Their presentation of Giuseppe Verdi’s “Rigoletto” is practically perfect. Considering the quality of operas presented since the Margot and Bill Winspear Opera House opened in 2009, the company should give themselves a serious pat on the back.
First, there’s the venue. Everything about it is special, from its sleek, modern design to its warm, inviting interior, reminiscent of European opera houses. And then there’s the hall’s stunning acoustics. Every note, whether sung by the cast or played by the brilliant TDO orchestra, is heard.
(Having perfect acoustics is not always a blessing, however, as we discovered in act three of Sunday’s matinee. As The Duke of Mantua (James Valenti) launched into “La donna e mobile,” the opera’s most famous aria, a woman behind us started to sing along.
Everyone noticed, as evidenced by the turning of heads in the lady’s direction. I thought the man sitting to my right was going to have a seizure. Valenti probably heard her, too, as he was singing from stage left, directly in front of us.
Even with the unintended audience participation, the singers stood out – for all the right reasons.)
Opera magazine defined Italian baritone Paolo Gavanelli as “the foremost Verdi baritone of his generation – arguably the only truly authentic representative of this apparently dying breed active today.”

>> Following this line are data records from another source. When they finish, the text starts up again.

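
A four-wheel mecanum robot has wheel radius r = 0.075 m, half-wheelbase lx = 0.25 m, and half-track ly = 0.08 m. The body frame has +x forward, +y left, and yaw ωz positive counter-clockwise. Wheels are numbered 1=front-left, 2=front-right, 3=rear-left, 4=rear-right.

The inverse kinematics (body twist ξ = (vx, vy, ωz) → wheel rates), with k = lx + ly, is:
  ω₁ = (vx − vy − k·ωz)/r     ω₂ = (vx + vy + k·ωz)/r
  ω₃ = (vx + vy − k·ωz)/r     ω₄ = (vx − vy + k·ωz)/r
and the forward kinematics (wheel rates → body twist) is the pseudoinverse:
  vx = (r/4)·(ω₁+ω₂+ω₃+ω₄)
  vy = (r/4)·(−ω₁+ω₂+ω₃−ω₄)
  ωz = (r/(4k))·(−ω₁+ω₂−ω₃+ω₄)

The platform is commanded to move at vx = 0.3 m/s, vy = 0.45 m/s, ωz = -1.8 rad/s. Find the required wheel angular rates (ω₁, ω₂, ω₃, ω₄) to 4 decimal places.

k = lx + ly = 0.25 + 0.08 = 0.3300;  k·ωz = 0.3300·-1.8 = -0.5940
ω₁ (FL) = (vx − vy − k·ωz)/r = 0.4440/0.075 = 5.9200
ω₂ (FR) = (vx + vy + k·ωz)/r = 0.1560/0.075 = 2.0800
ω₃ (RL) = (vx + vy − k·ωz)/r = 1.3440/0.075 = 17.9200
ω₄ (RR) = (vx − vy + k·ωz)/r = -0.7440/0.075 = -9.9200

(5.9200, 2.0800, 17.9200, -9.9200)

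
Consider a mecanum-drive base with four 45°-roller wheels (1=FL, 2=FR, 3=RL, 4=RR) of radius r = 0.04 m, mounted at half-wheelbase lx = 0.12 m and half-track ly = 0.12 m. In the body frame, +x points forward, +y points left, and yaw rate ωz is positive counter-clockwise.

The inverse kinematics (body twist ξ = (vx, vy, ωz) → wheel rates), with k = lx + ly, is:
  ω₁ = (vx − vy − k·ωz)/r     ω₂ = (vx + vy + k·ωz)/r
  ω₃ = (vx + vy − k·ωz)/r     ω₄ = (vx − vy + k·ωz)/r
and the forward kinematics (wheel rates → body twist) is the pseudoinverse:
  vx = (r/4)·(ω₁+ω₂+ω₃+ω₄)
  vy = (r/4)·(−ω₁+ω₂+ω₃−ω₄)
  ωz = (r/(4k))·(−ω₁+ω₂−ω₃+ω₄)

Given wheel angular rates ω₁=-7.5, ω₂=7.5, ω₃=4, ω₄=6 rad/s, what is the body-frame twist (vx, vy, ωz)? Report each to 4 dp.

k = lx + ly = 0.12 + 0.12 = 0.2400
ω₁+ω₂+ω₃+ω₄ = 10.0000  →  vx = (0.04/4)·10.0000 = 0.1000
−ω₁+ω₂+ω₃−ω₄ = 13.0000  →  vy = (0.04/4)·13.0000 = 0.1300
−ω₁+ω₂−ω₃+ω₄ = 17.0000  →  ωz = (0.04/0.9600)·17.0000 = 0.7083

(0.1000, 0.1300, 0.7083)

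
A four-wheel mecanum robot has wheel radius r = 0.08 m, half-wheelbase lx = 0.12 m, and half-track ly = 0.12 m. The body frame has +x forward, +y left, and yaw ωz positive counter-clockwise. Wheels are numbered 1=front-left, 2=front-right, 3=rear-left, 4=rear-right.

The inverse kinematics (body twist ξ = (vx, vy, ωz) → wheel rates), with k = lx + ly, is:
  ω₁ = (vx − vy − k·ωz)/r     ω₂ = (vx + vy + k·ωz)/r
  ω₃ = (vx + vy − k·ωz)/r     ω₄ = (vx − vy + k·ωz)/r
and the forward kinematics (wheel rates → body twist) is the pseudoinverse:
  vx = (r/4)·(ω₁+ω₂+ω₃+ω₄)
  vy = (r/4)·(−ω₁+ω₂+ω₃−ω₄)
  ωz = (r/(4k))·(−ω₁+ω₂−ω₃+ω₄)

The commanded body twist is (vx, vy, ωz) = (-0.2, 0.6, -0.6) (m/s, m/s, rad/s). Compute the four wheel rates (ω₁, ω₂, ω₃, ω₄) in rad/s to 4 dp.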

Even though he’s sung the title role in Verdi’s most political opera over 200 times, Gavanelli brought both passion and pathos to the stage. He was equally believable as an embittered, disfigured court jester and as the tender, loving, over protective father of 16-year-old Gilda. Bravo.
Making her soaring Dallas Opera debut was home town soprano Laura Claycomb.
Her brief but beautiful duet, “E il sol dell’anima” (Love is the sunshine of the soul) with the Duke, posing as a poor student to woo her, is a perfect example of what happens when two beautiful human voices combine in a tender love song.
Her act one aria “Caro nome,” (Dearest Name) was spectacular. She floated over the music and exhibited complete control over difficult passages. She also conveyed a teenager’s romantic reverie as she sighed, twirled, lounged on the stage. If this performance is any indication of the depth of her talent, Claycomb’s career will be long and illustrious. Brava.
For this production, tenor James Valenti sheds the role of romantic leading man and morphs into a real rapscallion. He struts around the stage, showing off a fine physique, along with a serious set of vocal chords. He slips from rascal to tender lover and back again with apparent ease. Bravo.
Rock-solid performances by bass Raymond Aceto (Sparafucile), baritone Stephen Hartley (Marullo) and a brilliant turn by Kirstin Chavez (Maddalena) as a saloon girl who’ll stop at nothing to get what she wants round out the exceptional cast.
Of equal note is the orchestra, led by Italian Peitro Rizzo, who made his Dallas debut in the 2009 production of “La Bohéme.” He directed the musicians and singers with a subtle strength rarely found at the podium.
The sum of all these shimmering parts makes “Rigoletto” one of the Dallas Opera’s most successful productions in recent memory. Bravo.